Your reading of his stance chimes well with that discussion, and supports several points which make a lot of sense to me:
1. Almost nobody liked his book when it came out, and not many copies were sold, for he had managed to alienate all points of view.
2. The young man you describe sounds a typically mixed-up kid. Then I check his dates and discover he was 33 when the war broke out.
3. Homage to Catalonia has been called one of the best pieces of war reportage ever written, though in some respects I think they also said it was like a novel - which is a way to get to the truth better than straight facts. Its virtue lies in its fearless honesty.
4. This honesty allows the author to chart his own ignorance and naivete as well as his changing viewpoints as they occur - see point 2 above.

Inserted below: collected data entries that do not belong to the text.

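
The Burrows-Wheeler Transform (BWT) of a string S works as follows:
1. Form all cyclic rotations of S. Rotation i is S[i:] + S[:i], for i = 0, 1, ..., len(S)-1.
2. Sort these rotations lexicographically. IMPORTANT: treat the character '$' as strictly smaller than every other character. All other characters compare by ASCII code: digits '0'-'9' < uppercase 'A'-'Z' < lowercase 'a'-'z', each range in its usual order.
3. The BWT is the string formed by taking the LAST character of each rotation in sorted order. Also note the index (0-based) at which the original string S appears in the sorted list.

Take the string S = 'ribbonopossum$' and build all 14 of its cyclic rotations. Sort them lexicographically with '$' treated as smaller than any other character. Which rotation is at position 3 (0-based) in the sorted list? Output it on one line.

Answer: ibbonopossum$r

Derivation:
All 14 rotations (rotation i = S[i:]+S[:i]):
  rot[0] = ribbonopossum$
  rot[1] = ibbonopossum$r
  rot[2] = bbonopossum$ri
  rot[3] = bonopossum$rib
  rot[4] = onopossum$ribb
  rot[5] = nopossum$ribbo
  rot[6] = opossum$ribbon
  rot[7] = possum$ribbono
  rot[8] = ossum$ribbonop
  rot[9] = ssum$ribbonopo
  rot[10] = sum$ribbonopos
  rot[11] = um$ribbonoposs
  rot[12] = m$ribbonopossu
  rot[13] = $ribbonopossum
Sorted (with $ < everything):
  sorted[0] = $ribbonopossum
  sorted[1] = bbonopossum$ri
  sorted[2] = bonopossum$rib
  sorted[3] = ibbonopossum$r
  sorted[4] = m$ribbonopossu
  sorted[5] = nopossum$ribbo
  sorted[6] = onopossum$ribb
  sorted[7] = opossum$ribbon
  sorted[8] = ossum$ribbonop
  sorted[9] = possum$ribbono
  sorted[10] = ribbonopossum$
  sorted[11] = ssum$ribbonopo
  sorted[12] = sum$ribbonopos
  sorted[13] = um$ribbonoposs
sorted[3] = ibbonopossum$r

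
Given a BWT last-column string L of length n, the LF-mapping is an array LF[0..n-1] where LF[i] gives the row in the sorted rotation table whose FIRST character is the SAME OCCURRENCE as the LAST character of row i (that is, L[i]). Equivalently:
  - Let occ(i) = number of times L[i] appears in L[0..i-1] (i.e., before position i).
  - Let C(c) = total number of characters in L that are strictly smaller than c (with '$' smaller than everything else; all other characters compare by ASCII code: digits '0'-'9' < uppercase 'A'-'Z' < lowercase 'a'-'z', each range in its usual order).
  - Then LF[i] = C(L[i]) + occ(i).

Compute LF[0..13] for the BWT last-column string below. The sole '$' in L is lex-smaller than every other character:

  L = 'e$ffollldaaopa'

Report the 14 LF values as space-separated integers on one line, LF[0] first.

Answer: 5 0 6 7 11 8 9 10 4 1 2 12 13 3

Derivation:
Char counts: '$':1, 'a':3, 'd':1, 'e':1, 'f':2, 'l':3, 'o':2, 'p':1
C (first-col start): C('$')=0, C('a')=1, C('d')=4, C('e')=5, C('f')=6, C('l')=8, C('o')=11, C('p')=13
L[0]='e': occ=0, LF[0]=C('e')+0=5+0=5
L[1]='$': occ=0, LF[1]=C('$')+0=0+0=0
L[2]='f': occ=0, LF[2]=C('f')+0=6+0=6
L[3]='f': occ=1, LF[3]=C('f')+1=6+1=7
L[4]='o': occ=0, LF[4]=C('o')+0=11+0=11
L[5]='l': occ=0, LF[5]=C('l')+0=8+0=8
L[6]='l': occ=1, LF[6]=C('l')+1=8+1=9
L[7]='l': occ=2, LF[7]=C('l')+2=8+2=10
L[8]='d': occ=0, LF[8]=C('d')+0=4+0=4
L[9]='a': occ=0, LF[9]=C('a')+0=1+0=1
L[10]='a': occ=1, LF[10]=C('a')+1=1+1=2
L[11]='o': occ=1, LF[11]=C('o')+1=11+1=12
L[12]='p': occ=0, LF[12]=C('p')+0=13+0=13
L[13]='a': occ=2, LF[13]=C('a')+2=1+2=3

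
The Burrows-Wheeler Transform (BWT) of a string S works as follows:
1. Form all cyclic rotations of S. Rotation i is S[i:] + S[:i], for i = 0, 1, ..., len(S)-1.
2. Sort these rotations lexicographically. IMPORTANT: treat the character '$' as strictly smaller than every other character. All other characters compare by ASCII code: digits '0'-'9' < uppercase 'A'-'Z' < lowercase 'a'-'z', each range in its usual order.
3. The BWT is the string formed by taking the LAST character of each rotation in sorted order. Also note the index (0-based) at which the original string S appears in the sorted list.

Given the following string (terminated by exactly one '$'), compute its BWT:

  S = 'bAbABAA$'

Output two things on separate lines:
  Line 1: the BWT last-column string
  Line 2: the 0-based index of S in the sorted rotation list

Answer: AABbbAA$
7

Derivation:
All 8 rotations (rotation i = S[i:]+S[:i]):
  rot[0] = bAbABAA$
  rot[1] = AbABAA$b
  rot[2] = bABAA$bA
  rot[3] = ABAA$bAb
  rot[4] = BAA$bAbA
  rot[5] = AA$bAbAB
  rot[6] = A$bAbABA
  rot[7] = $bAbABAA
Sorted (with $ < everything):
  sorted[0] = $bAbABAA  (last char: 'A')
  sorted[1] = A$bAbABA  (last char: 'A')
  sorted[2] = AA$bAbAB  (last char: 'B')
  sorted[3] = ABAA$bAb  (last char: 'b')
  sorted[4] = AbABAA$b  (last char: 'b')
  sorted[5] = BAA$bAbA  (last char: 'A')
  sorted[6] = bABAA$bA  (last char: 'A')
  sorted[7] = bAbABAA$  (last char: '$')
Last column: AABbbAA$
Original string S is at sorted index 7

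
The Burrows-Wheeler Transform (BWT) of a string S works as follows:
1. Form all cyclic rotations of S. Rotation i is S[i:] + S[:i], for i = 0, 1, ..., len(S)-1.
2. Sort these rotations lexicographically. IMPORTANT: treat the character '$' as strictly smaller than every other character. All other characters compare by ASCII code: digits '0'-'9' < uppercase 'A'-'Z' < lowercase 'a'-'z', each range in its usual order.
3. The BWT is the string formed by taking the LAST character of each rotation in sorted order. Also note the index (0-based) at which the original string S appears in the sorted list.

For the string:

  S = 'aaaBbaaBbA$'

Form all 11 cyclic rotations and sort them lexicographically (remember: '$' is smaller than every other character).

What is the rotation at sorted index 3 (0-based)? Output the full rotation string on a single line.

Answer: BbaaBbA$aaa

Derivation:
All 11 rotations (rotation i = S[i:]+S[:i]):
  rot[0] = aaaBbaaBbA$
  rot[1] = aaBbaaBbA$a
  rot[2] = aBbaaBbA$aa
  rot[3] = BbaaBbA$aaa
  rot[4] = baaBbA$aaaB
  rot[5] = aaBbA$aaaBb
  rot[6] = aBbA$aaaBba
  rot[7] = BbA$aaaBbaa
  rot[8] = bA$aaaBbaaB
  rot[9] = A$aaaBbaaBb
  rot[10] = $aaaBbaaBbA
Sorted (with $ < everything):
  sorted[0] = $aaaBbaaBbA
  sorted[1] = A$aaaBbaaBb
  sorted[2] = BbA$aaaBbaa
  sorted[3] = BbaaBbA$aaa
  sorted[4] = aBbA$aaaBba
  sorted[5] = aBbaaBbA$aa
  sorted[6] = aaBbA$aaaBb
  sorted[7] = aaBbaaBbA$a
  sorted[8] = aaaBbaaBbA$
  sorted[9] = bA$aaaBbaaB
  sorted[10] = baaBbA$aaaB
sorted[3] = BbaaBbA$aaa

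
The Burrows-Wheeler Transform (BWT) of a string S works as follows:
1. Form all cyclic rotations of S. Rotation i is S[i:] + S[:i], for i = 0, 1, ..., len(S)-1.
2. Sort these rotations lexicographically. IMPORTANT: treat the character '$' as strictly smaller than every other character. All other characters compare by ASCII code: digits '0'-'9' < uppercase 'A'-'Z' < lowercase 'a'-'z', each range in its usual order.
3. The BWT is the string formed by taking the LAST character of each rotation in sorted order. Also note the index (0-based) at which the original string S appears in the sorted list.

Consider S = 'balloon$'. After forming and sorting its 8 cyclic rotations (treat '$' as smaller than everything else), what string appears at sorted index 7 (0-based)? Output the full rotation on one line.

Answer: oon$ball

Derivation:
All 8 rotations (rotation i = S[i:]+S[:i]):
  rot[0] = balloon$
  rot[1] = alloon$b
  rot[2] = lloon$ba
  rot[3] = loon$bal
  rot[4] = oon$ball
  rot[5] = on$ballo
  rot[6] = n$balloo
  rot[7] = $balloon
Sorted (with $ < everything):
  sorted[0] = $balloon
  sorted[1] = alloon$b
  sorted[2] = balloon$
  sorted[3] = lloon$ba
  sorted[4] = loon$bal
  sorted[5] = n$balloo
  sorted[6] = on$ballo
  sorted[7] = oon$ball
sorted[7] = oon$ball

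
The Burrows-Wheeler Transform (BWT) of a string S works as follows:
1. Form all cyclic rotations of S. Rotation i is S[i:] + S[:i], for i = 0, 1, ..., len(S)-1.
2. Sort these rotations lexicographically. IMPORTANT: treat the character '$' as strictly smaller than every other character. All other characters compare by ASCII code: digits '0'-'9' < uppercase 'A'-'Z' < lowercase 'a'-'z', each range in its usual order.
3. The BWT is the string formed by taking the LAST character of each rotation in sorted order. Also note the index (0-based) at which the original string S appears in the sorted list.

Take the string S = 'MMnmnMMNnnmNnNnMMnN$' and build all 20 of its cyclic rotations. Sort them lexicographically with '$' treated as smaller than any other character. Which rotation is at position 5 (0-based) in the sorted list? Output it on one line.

Answer: MnN$MMnmnMMNnnmNnNnM

Derivation:
All 20 rotations (rotation i = S[i:]+S[:i]):
  rot[0] = MMnmnMMNnnmNnNnMMnN$
  rot[1] = MnmnMMNnnmNnNnMMnN$M
  rot[2] = nmnMMNnnmNnNnMMnN$MM
  rot[3] = mnMMNnnmNnNnMMnN$MMn
  rot[4] = nMMNnnmNnNnMMnN$MMnm
  rot[5] = MMNnnmNnNnMMnN$MMnmn
  rot[6] = MNnnmNnNnMMnN$MMnmnM
  rot[7] = NnnmNnNnMMnN$MMnmnMM
  rot[8] = nnmNnNnMMnN$MMnmnMMN
  rot[9] = nmNnNnMMnN$MMnmnMMNn
  rot[10] = mNnNnMMnN$MMnmnMMNnn
  rot[11] = NnNnMMnN$MMnmnMMNnnm
  rot[12] = nNnMMnN$MMnmnMMNnnmN
  rot[13] = NnMMnN$MMnmnMMNnnmNn
  rot[14] = nMMnN$MMnmnMMNnnmNnN
  rot[15] = MMnN$MMnmnMMNnnmNnNn
  rot[16] = MnN$MMnmnMMNnnmNnNnM
  rot[17] = nN$MMnmnMMNnnmNnNnMM
  rot[18] = N$MMnmnMMNnnmNnNnMMn
  rot[19] = $MMnmnMMNnnmNnNnMMnN
Sorted (with $ < everything):
  sorted[0] = $MMnmnMMNnnmNnNnMMnN
  sorted[1] = MMNnnmNnNnMMnN$MMnmn
  sorted[2] = MMnN$MMnmnMMNnnmNnNn
  sorted[3] = MMnmnMMNnnmNnNnMMnN$
  sorted[4] = MNnnmNnNnMMnN$MMnmnM
  sorted[5] = MnN$MMnmnMMNnnmNnNnM
  sorted[6] = MnmnMMNnnmNnNnMMnN$M
  sorted[7] = N$MMnmnMMNnnmNnNnMMn
  sorted[8] = NnMMnN$MMnmnMMNnnmNn
  sorted[9] = NnNnMMnN$MMnmnMMNnnm
  sorted[10] = NnnmNnNnMMnN$MMnmnMM
  sorted[11] = mNnNnMMnN$MMnmnMMNnn
  sorted[12] = mnMMNnnmNnNnMMnN$MMn
  sorted[13] = nMMNnnmNnNnMMnN$MMnm
  sorted[14] = nMMnN$MMnmnMMNnnmNnN
  sorted[15] = nN$MMnmnMMNnnmNnNnMM
  sorted[16] = nNnMMnN$MMnmnMMNnnmN
  sorted[17] = nmNnNnMMnN$MMnmnMMNn
  sorted[18] = nmnMMNnnmNnNnMMnN$MM
  sorted[19] = nnmNnNnMMnN$MMnmnMMN
sorted[5] = MnN$MMnmnMMNnnmNnNnM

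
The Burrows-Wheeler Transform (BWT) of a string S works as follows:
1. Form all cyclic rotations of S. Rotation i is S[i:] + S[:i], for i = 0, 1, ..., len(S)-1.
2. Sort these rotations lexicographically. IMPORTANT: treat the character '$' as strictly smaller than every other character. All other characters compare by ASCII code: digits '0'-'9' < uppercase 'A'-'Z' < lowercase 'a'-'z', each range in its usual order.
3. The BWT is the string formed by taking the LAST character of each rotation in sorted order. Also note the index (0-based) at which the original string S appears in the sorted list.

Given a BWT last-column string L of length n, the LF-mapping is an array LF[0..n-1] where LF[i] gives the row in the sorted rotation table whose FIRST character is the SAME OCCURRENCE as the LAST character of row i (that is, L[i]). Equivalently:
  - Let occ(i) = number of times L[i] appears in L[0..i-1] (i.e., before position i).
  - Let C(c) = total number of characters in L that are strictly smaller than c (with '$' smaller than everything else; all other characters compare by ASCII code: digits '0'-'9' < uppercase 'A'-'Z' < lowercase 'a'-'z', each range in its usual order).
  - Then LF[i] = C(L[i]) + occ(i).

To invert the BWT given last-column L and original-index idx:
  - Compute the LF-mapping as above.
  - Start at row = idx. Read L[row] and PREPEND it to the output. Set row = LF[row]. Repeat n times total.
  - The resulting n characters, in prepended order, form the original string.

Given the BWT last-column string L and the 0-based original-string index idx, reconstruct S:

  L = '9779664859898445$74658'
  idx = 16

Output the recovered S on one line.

LF mapping: 18 11 12 19 8 9 1 14 5 20 15 21 16 2 3 6 0 13 4 10 7 17
Walk LF starting at row 16, prepending L[row]:
  step 1: row=16, L[16]='$', prepend. Next row=LF[16]=0
  step 2: row=0, L[0]='9', prepend. Next row=LF[0]=18
  step 3: row=18, L[18]='4', prepend. Next row=LF[18]=4
  step 4: row=4, L[4]='6', prepend. Next row=LF[4]=8
  step 5: row=8, L[8]='5', prepend. Next row=LF[8]=5
  step 6: row=5, L[5]='6', prepend. Next row=LF[5]=9
  step 7: row=9, L[9]='9', prepend. Next row=LF[9]=20
  step 8: row=20, L[20]='5', prepend. Next row=LF[20]=7
  step 9: row=7, L[7]='8', prepend. Next row=LF[7]=14
  step 10: row=14, L[14]='4', prepend. Next row=LF[14]=3
  step 11: row=3, L[3]='9', prepend. Next row=LF[3]=19
  step 12: row=19, L[19]='6', prepend. Next row=LF[19]=10
  step 13: row=10, L[10]='8', prepend. Next row=LF[10]=15
  step 14: row=15, L[15]='5', prepend. Next row=LF[15]=6
  step 15: row=6, L[6]='4', prepend. Next row=LF[6]=1
  step 16: row=1, L[1]='7', prepend. Next row=LF[1]=11
  step 17: row=11, L[11]='9', prepend. Next row=LF[11]=21
  step 18: row=21, L[21]='8', prepend. Next row=LF[21]=17
  step 19: row=17, L[17]='7', prepend. Next row=LF[17]=13
  step 20: row=13, L[13]='4', prepend. Next row=LF[13]=2
  step 21: row=2, L[2]='7', prepend. Next row=LF[2]=12
  step 22: row=12, L[12]='8', prepend. Next row=LF[12]=16
Reversed output: 874789745869485965649$

Answer: 874789745869485965649$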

5. It was also said that a reader is better able to understand Animal Farm and 1984 better after reading Catalonia, so as to see that the later books are not just anti-Communist, but the warnings given by someone whose ideals had been very close to Communism, but had seen its organization from the inside. In this respect his best-known works may be compared with a play by Jean-Paul Sartre, Les Mains Sales, which covers the same ground, written by a thinker who had suffered the same disillusionment.
I have read it, many years ago. Perhaps it is typical of popular movements throughout history - visceral first, theoretical second. What was Orwell's relationship with his father?
@Vincent
Parts of it read like a novel, indeed. Like many (perhaps most) good writers, he can't avoid turning everything into a story, and Homage and Down and Out are better for it. He is clearly aware of some of the mistakes he has made and the contradictions he has tried to believe in, but the reader can see more of those mistakes and contradictions than Orwell himself can. I'll look up the Sartre play.
@Sackerson
I should have thought that, beyond a certain point, they tend to be both visceral and theoretical at once, and the distribution among the faithful can be shifting and uneven. In many movements this is explicitly manipulated by the leaders, who often have different goals from those they recognise publicly.
As to Orwell's father, I have no idea, but from some remarks he makes I suspect he secretly despised him.